Tobias Pross has been head of EMEA at Allianz Global Investors (GI) since mid-2015 and, in that time, has witnessed a radical transformation of the company’s self-image, fund range and fortunes.

“Allianz GI embarked on a journey two years ago. We thought we really needed to change how we look at things. We gave ourselves a project: can we organically become a globally recognised market leader?” 

Split identities

One of Allianz GI’s issues is that it is seen differently in different countries, according to Pross.





Allianz (as opposed to Allianz Global Investors) is the largest insurance company in Europe. If you go to its website, the key words are ‘home and car insurance’. That brand has affected people’s view of the asset management arm.

“After two years of working for Allianz GI, I had to explain to my mother that I wasn’t selling insurance contracts,” says Pross.

“If you have that brand – which has a lot of value – it’s really tough to convey the message: yes, it’s a huge insurance company, but we are also excellent at asset management.”

So why not do the same as Dutch insurer Aegon did and give the fund management arm of the business (Kames Capital in their case) a different brand?

“No way,” he says. “And I’ll tell you why.” His reasoning for this is multistep, but it starts with this fact: Allianz GI’s business is pretty evenly spread across asset classes. 

“Our AUM was €481bn by the end of 2016. More or less a third of that is in equities, a third in fixed income and a third in multi-
asset and alternative.”

Alternatives push

Between those different areas, it is in the alternative space that Allianz has stood out. 

Two years ago, the senior management made the bold move to reposition itself as a leading alternatives house.
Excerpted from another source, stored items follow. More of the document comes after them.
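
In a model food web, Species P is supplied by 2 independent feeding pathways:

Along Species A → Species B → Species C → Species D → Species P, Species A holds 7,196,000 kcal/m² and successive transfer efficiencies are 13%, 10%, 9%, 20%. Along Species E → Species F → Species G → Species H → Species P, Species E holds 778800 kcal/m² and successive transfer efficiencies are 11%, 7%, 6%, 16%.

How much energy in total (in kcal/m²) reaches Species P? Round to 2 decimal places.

1741.43 kcal/m²

Via Species A: 7196000 × 0.13 × 0.1 × 0.09 × 0.2 = 1683.864 kcal/m²
Via Species E: 778800 × 0.11 × 0.07 × 0.06 × 0.16 = 57.568896 kcal/m²
Total at Species P: 1683.864 + 57.568896 = 1741.432896 kcal/m²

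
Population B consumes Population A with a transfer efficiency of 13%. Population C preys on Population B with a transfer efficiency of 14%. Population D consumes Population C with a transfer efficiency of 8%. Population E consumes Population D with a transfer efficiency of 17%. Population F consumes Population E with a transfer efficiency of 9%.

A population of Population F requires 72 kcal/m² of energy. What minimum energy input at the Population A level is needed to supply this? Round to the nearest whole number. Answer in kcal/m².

Cumulative transfer efficiency: 0.13 × 0.14 × 0.08 × 0.17 × 0.09 = 0.0000222768
Population A energy = 72 / 0.0000222768 = 3232062 kcal/m²

3232062 kcal/m²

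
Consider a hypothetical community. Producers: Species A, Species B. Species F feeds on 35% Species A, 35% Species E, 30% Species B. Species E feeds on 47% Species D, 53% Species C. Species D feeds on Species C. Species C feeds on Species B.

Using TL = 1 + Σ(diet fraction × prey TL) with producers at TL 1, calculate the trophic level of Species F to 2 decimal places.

Species C: 1 + 1 = 2
Species D: 1 + 2 = 3
Species E: 1 + (0.47×3 + 0.53×2) = 3.47
Species F: 1 + (0.35×1 + 0.35×3.47 + 0.3×1) = 2.8645

2.86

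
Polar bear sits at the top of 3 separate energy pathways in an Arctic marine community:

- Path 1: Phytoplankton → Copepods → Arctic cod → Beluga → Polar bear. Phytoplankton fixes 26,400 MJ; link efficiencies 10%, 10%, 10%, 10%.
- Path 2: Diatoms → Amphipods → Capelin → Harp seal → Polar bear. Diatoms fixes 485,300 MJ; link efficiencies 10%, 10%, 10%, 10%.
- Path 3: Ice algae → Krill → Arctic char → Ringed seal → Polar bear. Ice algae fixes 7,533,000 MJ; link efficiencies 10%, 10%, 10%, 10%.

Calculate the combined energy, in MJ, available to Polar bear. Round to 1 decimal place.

804.5 MJ

Path 1: 26400 × 0.1 × 0.1 × 0.1 × 0.1 = 2.64 MJ
Path 2: 485300 × 0.1 × 0.1 × 0.1 × 0.1 = 48.53 MJ
Path 3: 7533000 × 0.1 × 0.1 × 0.1 × 0.1 = 753.3 MJ
Total at Polar bear: 2.64 + 48.53 + 753.3 = 804.47 MJ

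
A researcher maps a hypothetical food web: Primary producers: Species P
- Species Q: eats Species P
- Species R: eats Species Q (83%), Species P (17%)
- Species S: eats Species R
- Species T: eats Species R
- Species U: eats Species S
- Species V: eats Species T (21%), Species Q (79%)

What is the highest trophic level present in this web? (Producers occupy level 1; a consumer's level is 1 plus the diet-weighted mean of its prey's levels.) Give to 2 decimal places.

Species Q: 1 + 1 = 2
Species R: 1 + (0.83×2 + 0.17×1) = 2.83
Species S: 1 + 2.83 = 3.83
Species T: 1 + 2.83 = 3.83
Species U: 1 + 3.83 = 4.83
Species V: 1 + (0.21×3.83 + 0.79×2) = 3.3843

4.83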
Pross describes the decision and implementation as a “heroic effort”.

“In two years, we have grown our alternative base from a €3bn book to a €37bn book. We’ve had huge success, especially with our infrastructure debt and equity business.”

The organic growth in assets and the building of internal teams was an important part of this. The company has followed up with some acquisitions, most notably the purchase of Sound Harbour on the distressed private debt side.